Chondroitin sulfate is a major component of cartilage. It is a very large molecule, composed of repeated units of glucosamine sulfate. Like glucosamine, chondroitin sulfate has the ability to prevent enzymes from dissolving cartilage.
Glucosamine alone or in combination with chondroitin sulfate is becoming recognized as the treatment of choice for osteoarthritis in the United States. Its ability to actually repair and improve joint function in addition to providing pain relief gives it a significant advantage over conventional treatment. Extensive studies have proven the ability of these natural tissue components to stimulate new tissue growth and suppress the enzymes that otherwise break down cartilage.
A new study analyzed glucosamine and chondroitin clinical trials for knee osteoarthritis from 1980 through early 2002 through a sophisticated statistical technique known as “meta-analysis.” Glucosamine studies demonstrated a highly significant efficacy on all outcomes, including the WOMAC scale (Western Ontario MacMaster Univ. Osteoporosis Index) and joint space narrowing. Chondroitin was found effective on mobility, visual analog scale pain, the Lequesne Index of severity for osteoarthritis and responding status.
In order to maintain optimal joint health well into your later years, it’s important to maintain healthy weight and to exercise regularly. Overtaxed joints and weak muscles are a dangerous combination.
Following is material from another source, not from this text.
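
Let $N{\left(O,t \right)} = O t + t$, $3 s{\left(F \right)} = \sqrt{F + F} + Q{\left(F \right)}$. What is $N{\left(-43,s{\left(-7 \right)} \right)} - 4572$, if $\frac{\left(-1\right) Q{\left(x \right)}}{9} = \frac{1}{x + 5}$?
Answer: $-4635 - 14 i \sqrt{14} \approx -4635.0 - 52.383 i$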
Chondroitin and glucosamine sulfates can safely halt and reverse structural damage to joints, and promote the building of healthy new cartilage.
Just as arthritis is not one condition, no single treatment is likely to yield satisfactory results. A systemic approach targeting proinflammatory cytokines, the dual inflammatory pathways and cartilage destruction should more effectively address the multifaceted nature of the host of conditions that are known as arthritis.